[tor-talk] Tor browser and VPN or web proxy

Paul Syverson paul.syverson at nrl.navy.mil
Sun Sep 30 03:35:28 UTC 2018


On Sat, Sep 29, 2018 at 04:28:46PM -0700, Mirimir wrote:
> On 09/29/2018 09:29 AM, panoramix.druida wrote:
> > 
> > ‐‐‐‐‐‐‐ Original Message ‐‐‐‐‐‐‐
> > El sábado, 29 de septiembre de 2018 11:58, J B <jb.1234abcd at gmail.com> escribió:
> > 
> >> Hi,
> >> Could you please explain in what sequence the two should be activated and
> >> why
> >> (which setup is secure) ?
> >> TB -- VPN or web proxy
> >> or
> >> VPN or web proxy -- TB
> > 
> > I am playing with QubeOS and I try Tor -> VPN (with Bitmask) and I found this useful for not having captchas everywhere as it does happend with Tor alone. I try this thanks to this talk: https://www.youtube.com/watch?v=f4U8YbXKwog
> 
> True. But this is the most dangerous way to combine Tor and VPNs.
> 
> If you connect first through a VPN (yours or a commercial service) and
> then to Tor, the VPN becomes like your ISP. It encrypts and obscures
> your traffic. So your ISP can't easily tell that you connect with Tor,
> or what you otherwise connect with directly.
> 
> But your VPN provider _does_ know all that. Also, some argue that VPN
> services are more likely malicious than ISPs, and so potentially
> compromise your Tor use. But others (including Mirimir) argue that ISPs
> are more readily compromised by local adversaries, so using VPN services
> increases security and privacy for Tor use.
> 
> Also, if you connect to Tor through a VPN, entry guards can't easily
> know your ISP-assigned IP address. So malicious entry guards (or those
> who had compromised them) would need to get that information from your
> VPN provider. That would have provided some protection against CMU's
> relay-early exploit, which pwned many .onion services and users.
> 
> However, connecting first to Tor, and then through Tor circuits to a
> VPN, is _far_ more dangerous. Bottom line, you throw away all of the
> anonymity that Tor can provide. That's because your VPN provider may
> know who you are. Perhaps because you paid them in some traceable way.
> Or perhaps because you accidentally connected directly, and not through
> Tor, revealing your ISP-assigned IP address to them.

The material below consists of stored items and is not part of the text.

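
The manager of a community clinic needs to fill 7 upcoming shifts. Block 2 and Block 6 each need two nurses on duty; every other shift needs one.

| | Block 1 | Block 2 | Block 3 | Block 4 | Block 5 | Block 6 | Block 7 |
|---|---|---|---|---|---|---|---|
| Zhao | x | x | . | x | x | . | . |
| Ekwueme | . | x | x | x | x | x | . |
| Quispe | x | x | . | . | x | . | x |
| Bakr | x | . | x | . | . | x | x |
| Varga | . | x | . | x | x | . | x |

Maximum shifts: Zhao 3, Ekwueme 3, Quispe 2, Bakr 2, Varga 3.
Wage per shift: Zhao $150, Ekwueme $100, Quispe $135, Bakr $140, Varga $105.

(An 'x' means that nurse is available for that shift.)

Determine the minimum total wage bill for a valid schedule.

Block 6 can only be covered by Ekwueme and Bakr, so that assignment is forced.
Picking the cheapest available nurse for each shift independently would cost $985, but that ignores the shift limits.
An optimal schedule: Block 1→Quispe, Block 2→Varga+Quispe, Block 3→Ekwueme, Block 4→Ekwueme, Block 5→Varga, Block 6→Ekwueme+Bakr, Block 7→Varga.
Total: 135 + 105 + 135 + 100 + 100 + 105 + 100 + 140 + 105 = $1025.

$1025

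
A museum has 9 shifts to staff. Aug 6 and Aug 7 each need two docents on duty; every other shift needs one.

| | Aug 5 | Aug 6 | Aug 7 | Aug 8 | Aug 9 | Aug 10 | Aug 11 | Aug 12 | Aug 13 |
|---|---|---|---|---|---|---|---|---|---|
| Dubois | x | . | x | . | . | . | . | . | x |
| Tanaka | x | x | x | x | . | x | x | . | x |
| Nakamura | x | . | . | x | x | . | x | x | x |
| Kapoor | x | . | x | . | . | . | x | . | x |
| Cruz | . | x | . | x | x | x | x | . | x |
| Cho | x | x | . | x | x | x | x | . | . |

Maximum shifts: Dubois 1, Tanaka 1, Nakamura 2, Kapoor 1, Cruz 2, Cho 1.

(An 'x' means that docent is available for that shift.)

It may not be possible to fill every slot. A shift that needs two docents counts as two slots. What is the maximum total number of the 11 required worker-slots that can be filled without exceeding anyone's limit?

Total capacity across all docents is 1+1+2+1+2+1 = 8, and 11 slots are needed, so at most 8 can be filled.
An assignment achieving 8: Aug 6→Tanaka+Cruz, Aug 7→Dubois+Kapoor, Aug 8→Cho, Aug 9→Nakamura, Aug 10→Cruz, Aug 12→Nakamura.
Loads: Dubois 1/1, Tanaka 1/1, Nakamura 2/2, Kapoor 1/1, Cruz 2/2, Cho 1/1.

8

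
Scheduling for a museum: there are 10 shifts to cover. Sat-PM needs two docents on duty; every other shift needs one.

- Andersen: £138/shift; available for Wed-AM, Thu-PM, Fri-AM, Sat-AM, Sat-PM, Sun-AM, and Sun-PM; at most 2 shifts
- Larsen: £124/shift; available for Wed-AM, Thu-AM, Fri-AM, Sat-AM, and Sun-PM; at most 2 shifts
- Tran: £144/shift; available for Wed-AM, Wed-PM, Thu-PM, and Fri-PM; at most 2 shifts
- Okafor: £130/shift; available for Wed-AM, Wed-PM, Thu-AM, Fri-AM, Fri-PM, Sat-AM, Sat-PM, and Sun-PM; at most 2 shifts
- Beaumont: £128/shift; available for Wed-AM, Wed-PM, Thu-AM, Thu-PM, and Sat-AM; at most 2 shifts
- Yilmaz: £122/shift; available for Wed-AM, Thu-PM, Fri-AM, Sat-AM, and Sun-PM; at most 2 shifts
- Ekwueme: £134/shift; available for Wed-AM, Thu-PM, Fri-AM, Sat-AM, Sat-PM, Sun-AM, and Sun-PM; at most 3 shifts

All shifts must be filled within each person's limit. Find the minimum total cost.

Picking the cheapest available docent for each shift independently would cost £1390, but that ignores the shift limits.
An optimal schedule: Wed-AM→Ekwueme, Wed-PM→Beaumont, Thu-AM→Larsen, Thu-PM→Yilmaz, Fri-AM→Yilmaz, Fri-PM→Okafor, Sat-AM→Beaumont, Sat-PM→Okafor+Ekwueme, Sun-AM→Ekwueme, Sun-PM→Larsen.
Total: 134 + 128 + 124 + 122 + 122 + 130 + 128 + 130 + 134 + 134 + 124 = £1410.

£1410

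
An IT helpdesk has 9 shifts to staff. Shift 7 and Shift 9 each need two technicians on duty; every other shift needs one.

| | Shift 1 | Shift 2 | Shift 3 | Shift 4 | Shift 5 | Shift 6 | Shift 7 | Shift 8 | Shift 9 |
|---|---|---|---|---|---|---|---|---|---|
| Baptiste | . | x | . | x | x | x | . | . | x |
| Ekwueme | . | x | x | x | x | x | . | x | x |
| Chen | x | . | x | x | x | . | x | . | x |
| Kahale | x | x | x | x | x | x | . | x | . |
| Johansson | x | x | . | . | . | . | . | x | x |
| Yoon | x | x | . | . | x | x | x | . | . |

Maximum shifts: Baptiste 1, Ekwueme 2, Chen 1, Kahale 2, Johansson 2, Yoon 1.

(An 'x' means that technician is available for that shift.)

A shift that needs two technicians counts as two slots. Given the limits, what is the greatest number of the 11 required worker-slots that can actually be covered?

9

Total capacity across all technicians is 1+2+1+2+2+1 = 9, and 11 slots are needed, so at most 9 can be filled.
An assignment achieving 9: Shift 1→Kahale, Shift 2→Johansson, Shift 3→Ekwueme, Shift 4→Baptiste, Shift 6→Kahale, Shift 7→Chen+Yoon, Shift 8→Ekwueme, Shift 9→Johansson.
Loads: Baptiste 1/1, Ekwueme 2/2, Chen 1/1, Kahale 2/2, Johansson 2/2, Yoon 1/1.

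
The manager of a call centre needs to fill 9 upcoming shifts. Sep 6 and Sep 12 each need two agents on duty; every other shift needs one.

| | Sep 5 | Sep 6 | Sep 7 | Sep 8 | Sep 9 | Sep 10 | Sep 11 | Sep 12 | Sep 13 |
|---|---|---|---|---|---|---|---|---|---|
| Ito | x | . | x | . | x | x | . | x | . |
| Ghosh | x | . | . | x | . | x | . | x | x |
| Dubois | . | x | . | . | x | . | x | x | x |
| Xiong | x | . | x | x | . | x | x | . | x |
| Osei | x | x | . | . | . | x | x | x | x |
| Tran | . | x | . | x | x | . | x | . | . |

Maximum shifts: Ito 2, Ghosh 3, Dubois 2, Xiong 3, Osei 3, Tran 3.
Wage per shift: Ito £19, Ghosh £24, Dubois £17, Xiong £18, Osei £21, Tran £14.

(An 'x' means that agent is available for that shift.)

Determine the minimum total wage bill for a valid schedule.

£189

Picking the cheapest available agent for each shift independently would cost £180, but that ignores the shift limits.
An optimal schedule: Sep 5→Xiong, Sep 6→Tran+Dubois, Sep 7→Xiong, Sep 8→Tran, Sep 9→Tran, Sep 10→Ito, Sep 11→Dubois, Sep 12→Ito+Osei, Sep 13→Xiong.
Total: 18 + 14 + 17 + 18 + 14 + 14 + 19 + 17 + 19 + 21 + 18 = £189.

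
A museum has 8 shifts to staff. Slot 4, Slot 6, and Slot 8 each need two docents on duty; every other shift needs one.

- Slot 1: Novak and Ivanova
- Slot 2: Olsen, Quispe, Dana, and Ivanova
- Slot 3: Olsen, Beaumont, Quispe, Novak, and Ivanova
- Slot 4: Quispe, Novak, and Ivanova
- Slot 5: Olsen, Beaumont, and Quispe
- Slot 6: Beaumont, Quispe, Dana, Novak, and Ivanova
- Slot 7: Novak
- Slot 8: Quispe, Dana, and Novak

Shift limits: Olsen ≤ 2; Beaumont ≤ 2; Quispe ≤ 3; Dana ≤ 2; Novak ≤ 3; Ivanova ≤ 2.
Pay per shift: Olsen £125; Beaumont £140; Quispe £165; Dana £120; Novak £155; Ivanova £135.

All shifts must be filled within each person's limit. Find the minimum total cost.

£1505

Slot 7 can only be covered by Novak, so that assignment is forced.
Picking the cheapest available docent for each shift independently would cost £1480, but that ignores the shift limits.
An optimal schedule: Slot 1→Ivanova, Slot 2→Olsen, Slot 3→Beaumont, Slot 4→Ivanova+Novak, Slot 5→Olsen, Slot 6→Dana+Beaumont, Slot 7→Novak, Slot 8→Dana+Novak.
Total: 135 + 125 + 140 + 135 + 155 + 125 + 120 + 140 + 155 + 120 + 155 = £1505.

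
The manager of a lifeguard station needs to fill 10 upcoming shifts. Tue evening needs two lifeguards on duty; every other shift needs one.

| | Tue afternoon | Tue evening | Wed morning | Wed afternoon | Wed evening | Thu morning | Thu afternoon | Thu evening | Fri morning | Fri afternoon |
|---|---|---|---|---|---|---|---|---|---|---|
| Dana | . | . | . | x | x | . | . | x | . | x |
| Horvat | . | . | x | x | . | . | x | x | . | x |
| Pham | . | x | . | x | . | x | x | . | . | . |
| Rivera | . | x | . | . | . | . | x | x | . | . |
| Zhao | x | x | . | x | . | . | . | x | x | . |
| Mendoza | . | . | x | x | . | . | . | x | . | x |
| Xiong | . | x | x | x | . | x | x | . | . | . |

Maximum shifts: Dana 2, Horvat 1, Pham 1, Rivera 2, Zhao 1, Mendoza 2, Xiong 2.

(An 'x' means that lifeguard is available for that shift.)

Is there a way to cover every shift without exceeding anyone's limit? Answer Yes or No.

Total capacity is 11 and 11 slots are needed, so capacity alone doesn't rule it out.
Shifts {Tue afternoon, Fri morning} need 2 worker-slots in total, but the lifeguards available for any of those shifts (Zhao) can supply at most 1 among them. So no valid schedule exists.

No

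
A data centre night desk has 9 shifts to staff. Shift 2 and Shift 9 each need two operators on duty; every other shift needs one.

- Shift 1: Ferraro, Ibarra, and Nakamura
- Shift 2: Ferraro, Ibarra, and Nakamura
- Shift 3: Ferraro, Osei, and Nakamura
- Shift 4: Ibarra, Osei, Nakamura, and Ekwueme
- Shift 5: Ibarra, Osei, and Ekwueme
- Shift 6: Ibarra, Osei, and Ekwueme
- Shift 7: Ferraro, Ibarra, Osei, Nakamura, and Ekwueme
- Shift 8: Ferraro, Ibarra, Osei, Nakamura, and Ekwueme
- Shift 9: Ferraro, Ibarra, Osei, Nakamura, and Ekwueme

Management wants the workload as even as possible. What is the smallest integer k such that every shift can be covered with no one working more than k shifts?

With 5 operators and 11 worker-slots to fill, someone must work at least ⌈11/5⌉ = 3 shifts, so k ≥ 3.
k = 3 works: Shift 1→Ferraro, Shift 2→Ferraro+Ibarra, Shift 3→Ferraro, Shift 4→Osei, Shift 5→Ibarra, Shift 6→Ibarra, Shift 7→Osei, Shift 8→Osei, Shift 9→Nakamura+Ekwueme.
Loads: Ferraro 3, Ibarra 3, Osei 3, Nakamura 1, Ekwueme 1 — all ≤ 3.

3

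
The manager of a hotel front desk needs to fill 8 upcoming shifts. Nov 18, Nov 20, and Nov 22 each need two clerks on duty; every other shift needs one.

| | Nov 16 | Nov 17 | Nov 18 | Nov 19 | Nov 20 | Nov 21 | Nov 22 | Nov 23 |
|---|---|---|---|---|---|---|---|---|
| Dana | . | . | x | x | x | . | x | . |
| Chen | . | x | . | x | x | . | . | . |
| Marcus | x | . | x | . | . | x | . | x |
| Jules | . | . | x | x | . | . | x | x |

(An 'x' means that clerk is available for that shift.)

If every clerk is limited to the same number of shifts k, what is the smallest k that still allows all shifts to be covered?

3

With 4 clerks and 11 worker-slots to fill, someone must work at least ⌈11/4⌉ = 3 shifts, so k ≥ 3.
k = 3 works: Nov 16→Marcus, Nov 17→Chen, Nov 18→Dana+Jules, Nov 19→Chen, Nov 20→Dana+Chen, Nov 21→Marcus, Nov 22→Dana+Jules, Nov 23→Marcus.
Loads: Dana 3, Chen 3, Marcus 3, Jules 2 — all ≤ 3.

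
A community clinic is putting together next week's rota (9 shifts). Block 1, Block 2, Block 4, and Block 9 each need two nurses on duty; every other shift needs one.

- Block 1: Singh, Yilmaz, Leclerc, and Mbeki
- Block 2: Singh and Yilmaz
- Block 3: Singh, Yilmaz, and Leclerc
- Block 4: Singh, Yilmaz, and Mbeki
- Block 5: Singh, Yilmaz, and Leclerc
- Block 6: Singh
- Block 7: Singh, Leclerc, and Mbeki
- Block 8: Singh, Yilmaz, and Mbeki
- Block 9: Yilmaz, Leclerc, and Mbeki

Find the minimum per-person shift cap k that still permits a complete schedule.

With 4 nurses and 13 worker-slots to fill, someone must work at least ⌈13/4⌉ = 4 shifts, so k ≥ 4.
k = 4 works: Block 1→Leclerc+Mbeki, Block 2→Singh+Yilmaz, Block 3→Singh, Block 4→Singh+Yilmaz, Block 5→Yilmaz, Block 6→Singh, Block 7→Leclerc, Block 8→Yilmaz, Block 9→Leclerc+Mbeki.
Loads: Singh 4, Yilmaz 4, Leclerc 3, Mbeki 2 — all ≤ 4.

4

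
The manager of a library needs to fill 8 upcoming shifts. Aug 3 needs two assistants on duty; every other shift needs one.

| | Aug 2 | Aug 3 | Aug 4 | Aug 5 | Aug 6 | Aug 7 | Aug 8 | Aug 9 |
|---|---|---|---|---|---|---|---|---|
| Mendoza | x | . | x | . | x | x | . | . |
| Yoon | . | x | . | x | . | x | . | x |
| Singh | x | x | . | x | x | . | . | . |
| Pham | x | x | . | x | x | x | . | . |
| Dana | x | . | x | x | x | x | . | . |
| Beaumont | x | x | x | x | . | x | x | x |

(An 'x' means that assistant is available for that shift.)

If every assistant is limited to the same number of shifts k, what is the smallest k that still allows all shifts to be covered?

2

With 6 assistants and 9 worker-slots to fill, someone must work at least ⌈9/6⌉ = 2 shifts, so k ≥ 2.
k = 2 works: Aug 2→Singh, Aug 3→Singh+Pham, Aug 4→Mendoza, Aug 5→Yoon, Aug 6→Mendoza, Aug 7→Pham, Aug 8→Beaumont, Aug 9→Yoon.
Loads: Mendoza 2, Yoon 2, Singh 2, Pham 2, Dana 0, Beaumont 1 — all ≤ 2.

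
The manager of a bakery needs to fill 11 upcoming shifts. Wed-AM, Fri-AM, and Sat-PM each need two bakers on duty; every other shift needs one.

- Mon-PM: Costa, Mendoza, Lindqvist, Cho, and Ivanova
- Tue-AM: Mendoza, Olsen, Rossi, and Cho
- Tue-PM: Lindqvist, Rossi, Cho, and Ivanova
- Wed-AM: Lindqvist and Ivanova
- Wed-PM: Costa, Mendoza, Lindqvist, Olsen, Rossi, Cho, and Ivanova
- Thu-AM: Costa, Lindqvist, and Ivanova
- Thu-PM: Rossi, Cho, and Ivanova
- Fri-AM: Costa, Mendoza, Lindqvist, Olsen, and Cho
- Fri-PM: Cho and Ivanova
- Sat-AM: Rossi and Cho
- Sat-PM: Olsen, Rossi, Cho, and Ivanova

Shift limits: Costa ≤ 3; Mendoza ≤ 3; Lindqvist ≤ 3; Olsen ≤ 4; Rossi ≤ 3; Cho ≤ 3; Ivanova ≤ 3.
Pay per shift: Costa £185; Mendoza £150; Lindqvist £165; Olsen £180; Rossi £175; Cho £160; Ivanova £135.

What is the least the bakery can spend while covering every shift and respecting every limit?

£2180

Wed-AM can only be covered by Lindqvist and Ivanova, so that assignment is forced.
Picking the cheapest available baker for each shift independently would cost £2025, but that ignores the shift limits.
An optimal schedule: Mon-PM→Mendoza, Tue-AM→Mendoza, Tue-PM→Lindqvist, Wed-AM→Ivanova+Lindqvist, Wed-PM→Rossi, Thu-AM→Ivanova, Thu-PM→Cho, Fri-AM→Mendoza+Lindqvist, Fri-PM→Ivanova, Sat-AM→Cho, Sat-PM→Cho+Rossi.
Total: 150 + 150 + 165 + 135 + 165 + 175 + 135 + 160 + 150 + 165 + 135 + 160 + 160 + 175 = £2180.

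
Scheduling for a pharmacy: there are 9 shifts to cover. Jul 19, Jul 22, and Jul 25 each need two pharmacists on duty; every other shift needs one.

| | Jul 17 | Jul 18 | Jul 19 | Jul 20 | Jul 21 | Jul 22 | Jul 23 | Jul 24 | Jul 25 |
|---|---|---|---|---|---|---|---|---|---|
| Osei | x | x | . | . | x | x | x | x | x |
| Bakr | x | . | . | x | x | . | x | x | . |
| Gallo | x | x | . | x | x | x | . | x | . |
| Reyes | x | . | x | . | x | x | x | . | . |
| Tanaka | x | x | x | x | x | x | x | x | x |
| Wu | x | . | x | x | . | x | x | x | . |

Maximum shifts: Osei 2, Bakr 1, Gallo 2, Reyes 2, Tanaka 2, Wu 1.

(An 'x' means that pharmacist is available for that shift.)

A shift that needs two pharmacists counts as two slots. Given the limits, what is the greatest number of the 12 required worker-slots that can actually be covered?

10

Total capacity across all pharmacists is 2+1+2+2+2+1 = 10, and 12 slots are needed, so at most 10 can be filled.
An assignment achieving 10: Jul 18→Osei, Jul 19→Reyes+Tanaka, Jul 20→Bakr, Jul 21→Gallo, Jul 22→Gallo+Reyes, Jul 23→Wu, Jul 25→Osei+Tanaka.
Loads: Osei 2/2, Bakr 1/1, Gallo 2/2, Reyes 2/2, Tanaka 2/2, Wu 1/1.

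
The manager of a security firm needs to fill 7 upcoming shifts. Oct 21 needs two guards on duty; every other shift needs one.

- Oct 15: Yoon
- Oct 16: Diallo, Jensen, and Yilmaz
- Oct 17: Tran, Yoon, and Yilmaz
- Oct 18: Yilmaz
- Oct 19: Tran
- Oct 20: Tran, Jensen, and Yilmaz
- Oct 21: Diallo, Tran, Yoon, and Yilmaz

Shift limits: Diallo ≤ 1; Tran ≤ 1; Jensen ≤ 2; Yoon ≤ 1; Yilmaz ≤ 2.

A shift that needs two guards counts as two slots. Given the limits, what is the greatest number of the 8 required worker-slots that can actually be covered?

7

Total capacity across all guards is 1+1+2+1+2 = 7, and 8 slots are needed, so at most 7 can be filled.
An assignment achieving 7: Oct 15→Yoon, Oct 16→Jensen, Oct 17→Yilmaz, Oct 18→Yilmaz, Oct 19→Tran, Oct 20→Jensen, Oct 21→Diallo.
Loads: Diallo 1/1, Tran 1/1, Jensen 2/2, Yoon 1/1, Yilmaz 2/2.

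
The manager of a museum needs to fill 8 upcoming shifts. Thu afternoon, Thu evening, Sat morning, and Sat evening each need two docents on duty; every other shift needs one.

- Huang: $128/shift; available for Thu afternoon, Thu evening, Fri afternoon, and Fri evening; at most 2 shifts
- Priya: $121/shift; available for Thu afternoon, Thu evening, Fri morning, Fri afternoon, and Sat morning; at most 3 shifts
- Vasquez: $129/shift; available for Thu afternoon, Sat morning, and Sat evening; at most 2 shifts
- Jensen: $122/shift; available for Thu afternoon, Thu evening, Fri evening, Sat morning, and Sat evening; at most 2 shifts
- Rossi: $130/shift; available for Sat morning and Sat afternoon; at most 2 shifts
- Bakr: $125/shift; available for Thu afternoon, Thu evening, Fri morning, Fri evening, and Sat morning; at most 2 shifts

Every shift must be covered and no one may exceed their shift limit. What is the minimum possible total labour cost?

Sat afternoon can only be covered by Rossi, so that assignment is forced.
Sat evening can only be covered by Vasquez and Jensen, so that assignment is forced.
Picking the cheapest available docent for each shift independently would cost $1474, but that ignores the shift limits.
An optimal schedule: Thu afternoon→Bakr+Huang, Thu evening→Priya+Huang, Fri morning→Priya, Fri afternoon→Priya, Fri evening→Jensen, Sat morning→Bakr+Vasquez, Sat afternoon→Rossi, Sat evening→Jensen+Vasquez.
Total: 125 + 128 + 121 + 128 + 121 + 121 + 122 + 125 + 129 + 130 + 122 + 129 = $1501.

$1501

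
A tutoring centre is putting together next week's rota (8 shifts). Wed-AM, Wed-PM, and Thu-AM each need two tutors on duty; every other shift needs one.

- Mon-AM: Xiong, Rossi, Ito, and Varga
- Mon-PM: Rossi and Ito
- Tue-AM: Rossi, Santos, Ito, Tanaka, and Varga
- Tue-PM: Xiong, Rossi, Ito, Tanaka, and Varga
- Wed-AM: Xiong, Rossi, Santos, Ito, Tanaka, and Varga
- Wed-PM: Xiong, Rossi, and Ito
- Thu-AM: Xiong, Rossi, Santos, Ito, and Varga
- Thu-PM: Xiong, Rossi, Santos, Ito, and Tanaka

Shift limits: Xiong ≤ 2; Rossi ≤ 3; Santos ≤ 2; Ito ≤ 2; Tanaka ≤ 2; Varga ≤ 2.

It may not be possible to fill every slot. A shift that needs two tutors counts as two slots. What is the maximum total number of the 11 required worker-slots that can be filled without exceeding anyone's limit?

11

Total capacity across all tutors is 2+3+2+2+2+2 = 13, and 11 slots are needed, so at most 11 can be filled.
An assignment achieving 11: Mon-AM→Xiong, Mon-PM→Rossi, Tue-AM→Rossi, Tue-PM→Ito, Wed-AM→Tanaka+Varga, Wed-PM→Xiong+Rossi, Thu-AM→Santos+Ito, Thu-PM→Santos.
Loads: Xiong 2/2, Rossi 3/3, Santos 2/2, Ito 2/2, Tanaka 1/2, Varga 1/2.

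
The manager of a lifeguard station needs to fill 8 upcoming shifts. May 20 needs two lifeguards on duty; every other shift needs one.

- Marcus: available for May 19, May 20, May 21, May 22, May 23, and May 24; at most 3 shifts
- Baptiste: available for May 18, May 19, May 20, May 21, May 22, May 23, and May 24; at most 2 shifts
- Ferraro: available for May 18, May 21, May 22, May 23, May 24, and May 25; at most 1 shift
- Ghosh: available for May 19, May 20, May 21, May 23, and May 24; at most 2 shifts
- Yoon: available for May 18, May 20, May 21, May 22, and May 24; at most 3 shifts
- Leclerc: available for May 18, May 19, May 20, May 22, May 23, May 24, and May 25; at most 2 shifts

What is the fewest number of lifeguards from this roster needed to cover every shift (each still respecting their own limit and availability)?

4

9 slots to fill and no one can take more than 3, so at least ⌈9/3⌉ = 3 lifeguards are needed.
Any 3 lifeguards together have capacity at most 3+3+2 = 8 < 9 slots, so 3 can never suffice.
Marcus, Baptiste, Ferraro, and Yoon alone can cover everything: May 18→Baptiste, May 19→Marcus, May 20→Marcus+Baptiste, May 21→Yoon, May 22→Yoon, May 23→Marcus, May 24→Yoon, May 25→Ferraro.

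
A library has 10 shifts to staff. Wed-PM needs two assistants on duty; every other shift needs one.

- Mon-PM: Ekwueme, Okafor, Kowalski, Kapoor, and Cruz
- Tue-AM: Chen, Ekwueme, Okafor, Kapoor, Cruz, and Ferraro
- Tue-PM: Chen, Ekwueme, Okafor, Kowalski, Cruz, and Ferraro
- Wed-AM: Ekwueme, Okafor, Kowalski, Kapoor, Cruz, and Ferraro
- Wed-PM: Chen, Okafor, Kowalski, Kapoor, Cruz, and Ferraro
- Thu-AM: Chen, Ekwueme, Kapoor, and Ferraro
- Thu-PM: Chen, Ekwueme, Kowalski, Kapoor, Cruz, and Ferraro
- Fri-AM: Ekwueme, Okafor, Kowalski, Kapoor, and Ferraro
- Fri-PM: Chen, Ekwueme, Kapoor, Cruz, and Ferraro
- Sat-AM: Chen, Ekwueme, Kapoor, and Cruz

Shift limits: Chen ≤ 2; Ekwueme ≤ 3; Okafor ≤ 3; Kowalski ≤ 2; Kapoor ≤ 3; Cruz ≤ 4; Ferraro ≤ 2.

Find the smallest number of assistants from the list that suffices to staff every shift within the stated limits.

4

11 slots to fill and no one can take more than 4, so at least ⌈11/4⌉ = 3 assistants are needed.
Any 3 assistants together have capacity at most 4+3+3 = 10 < 11 slots, so 3 can never suffice.
Chen, Ekwueme, Okafor, and Kapoor alone can cover everything: Mon-PM→Ekwueme, Tue-AM→Okafor, Tue-PM→Chen, Wed-AM→Ekwueme, Wed-PM→Chen+Okafor, Thu-AM→Ekwueme, Thu-PM→Kapoor, Fri-AM→Okafor, Fri-PM→Kapoor, Sat-AM→Kapoor.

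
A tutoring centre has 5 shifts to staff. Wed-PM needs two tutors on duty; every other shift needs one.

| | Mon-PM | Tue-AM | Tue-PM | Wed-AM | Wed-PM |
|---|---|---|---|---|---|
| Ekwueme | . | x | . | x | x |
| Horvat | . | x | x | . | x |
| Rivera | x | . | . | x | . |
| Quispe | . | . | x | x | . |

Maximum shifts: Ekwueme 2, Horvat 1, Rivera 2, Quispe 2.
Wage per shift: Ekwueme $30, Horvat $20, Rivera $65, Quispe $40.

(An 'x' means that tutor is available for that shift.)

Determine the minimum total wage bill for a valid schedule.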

While that is all roughly on-average correct, it depends entirely on your
adversary and intended activity. (You might not be average.)  If, as
one example, you need to connect to a corporate VPN and you don't
want a local adversary (such as the ISP) to know your affiliation with
that corporation, then this is the order to do things.

aloha,
Paul


> 
> However, if you're careful, you can use VPNs through Tor to 1) avoid
> Tor-specific CAPTCHAs, 2) route UDP traffic, and 3) use online services
> that generally don't work well with Tor alone.